Following a troupe of acrobats, Powell flipped his stocky frame—dressed in a pinstripe suit—head over heels before getting up to tell the cable industry that it needs to stay on its best behavior if it wants to stay on regulators' good sides.
Powell illustrated his point with a fairy-tale theme, calling the cable industry a toad that has been turned into a prince by a "digital kiss."
"Once upon a time, cable was known as a toad of communications policy: Yeah, it was a nice little business, but it was hardly charmed," Powell said. But now: "Coaxial cable has been spun into gold thread.
"This industry," he continued, "has all the tools it needs to succeed, and may I suggest that this is the most positive regulatory regime the cable industry has seen in decades. But it's largely in the hands of the industry to maintain favorable conditions."
Powell listed several areas in which the cable industry needs to watch itself, starting with digital television.
Broadcasters complain that cable operators are not trying hard enough to create interoperability between digital broadcast signals and digital cable systems. "This industry should find ways to be a productive partner in this transition, rather than an obstacle."
Not everyone in the audience was pleased with what he had to say. "Powell's fairy tale has a nightmare end for consumers," said Jeff Chester, of the Center for Digital Democracy.

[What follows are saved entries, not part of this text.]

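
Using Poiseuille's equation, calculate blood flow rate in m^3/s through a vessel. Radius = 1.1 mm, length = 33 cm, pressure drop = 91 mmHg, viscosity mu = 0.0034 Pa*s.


Q = pi*r^4*dP / (8*mu*L)
r = 0.0011 m, L = 0.33 m
dP = 91 mmHg = 12132.302 Pa
Q = 6.2170e-06 m^3/s


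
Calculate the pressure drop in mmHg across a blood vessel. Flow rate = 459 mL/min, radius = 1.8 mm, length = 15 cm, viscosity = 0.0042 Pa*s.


dP = 8*mu*L*Q / (pi*r^4)
Q = 459 mL/min = 7.65e-06 m^3/s
dP = 1169.1 Pa = 1169.1 / 133.322 mmHg = 8.769 mmHg


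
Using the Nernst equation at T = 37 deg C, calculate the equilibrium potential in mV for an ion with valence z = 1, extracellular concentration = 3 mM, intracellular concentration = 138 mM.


E = (RT/(zF)) * ln(C_out/C_in)
T = 37 + 273.15 = 310.15 K
E = (8.314 * 310.15 / (1 * 96485)) * ln(3/138)
E = -102.3 mV


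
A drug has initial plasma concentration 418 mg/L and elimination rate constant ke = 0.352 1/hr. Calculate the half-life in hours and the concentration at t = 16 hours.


t_half = ln(2) / ke = 0.693147 / 0.352 = 1.969 hr
C(t) = C0 * exp(-ke*t) = 418 * exp(-0.352*16)
C(16) = 1.497 mg/L


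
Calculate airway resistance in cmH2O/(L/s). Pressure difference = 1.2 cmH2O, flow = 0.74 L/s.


R = dP / flow
R = 1.2 / 0.74
R = 1.622 cmH2O/(L/s)


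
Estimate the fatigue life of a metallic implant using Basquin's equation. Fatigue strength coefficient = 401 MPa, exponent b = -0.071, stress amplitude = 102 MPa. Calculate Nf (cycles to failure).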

Chester and other consumer advocates are pushing the FCC to implement rules that would require cable operators to allow competitive Internet service providers to use their high-speed networks. Consumer advocates also agree with Disney and Viacom that vertically integrated broadband companies—AOL Time Warner in particular—should be forbidden to carry exclusively their own and their partners' interactive-TV content.